Yes, as noted by Arnold Neumaier, all ensembles are equivalent in the thermodynamical limit and the Bose-Einstein distribution applies in all of them. I would just like to anticipate what you are thinking about and point out a few facts
- What most people know about the behaviour of a Bose-Einstein gas applies to an ideal, collisionless gas. Once you introduce collisions, there is no thing such as a one-particle ground state to fall to and the argumentation becomes much more difficult.
- Finite size of the system (finite volume, number of particles) introduces, at least in an ideal gas of free particles, a finite gap above the ground state but smoothens out phase transitions.
- If you want to create black holes by collisions of microscopic (quantum) particles, you probably need $k_B T \approx E_{planck}$. In most thinkable situations, both Bose-Einstein and Fermi-Dirac are indiscernible from the Maxwell distribution at these temperatures.
Anyways, the second part of the question asks about black holes created by collisions. This is hard to comment on, because we do not know how would that actually happen because we have no quantum theory of gravity.
The general thing to remember about gravity is that it has many "antithermodynamic" properties. For instance, increasing the kinetic energy of objects in a gravitating system decreases it's temperature. The question of thermodynamic equilibrium of a general gravitating system is unresolved. Etc. etc. Thus, what you might find is that the black hole creation by collisions might be a runaway process, because every collision with a black hole creates just a larger black hole and larger black holes Hawking-radiate less. I.e., for a certain choice of parameters, there might be no thermodynamic equilibrium, just collapse into a large black hole (which is kinda sorta an equilibrium).
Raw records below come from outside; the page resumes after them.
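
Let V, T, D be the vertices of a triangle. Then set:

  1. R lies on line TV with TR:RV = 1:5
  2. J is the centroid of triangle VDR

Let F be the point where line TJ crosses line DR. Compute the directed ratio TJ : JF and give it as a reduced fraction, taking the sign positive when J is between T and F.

Choose coordinates V = (0, 0), T = (1, 0), D = (0, 1).
1. R lies on line TV with TR:RV = 1:5 ⇒ R = (5/6, 0)
2. J is the centroid of triangle VDR ⇒ J = (5/18, 1/3)
line TJ meets DR at F = (35/48, 1/8)
J = T + t·(F−T) with t = 8/3, so TJ:JF = 8/3:-5/3

TJ:JF = -8/5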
However, you might have some luck with special choices of parameters, the radiation might be strong enough for the black holes to evaporate almost instantaneously (before colliding with more particles) and then the problem is basically the computation of a grandcanonical equilibrium with the chemical potential being set to the energy required for the black hole creation. Any point in space corresponds to the reservoir where the particles can leave at the cost of the black hole creation energy and the evaporation is the spontaneous route back. Of course, this idealization will make sense only if the chemical potential of the black hole creation is lower than the chemical potential of the gas without black hole creation. (Otherwise the mean black hole fraction just tends to zero in the thermodynamical limit.)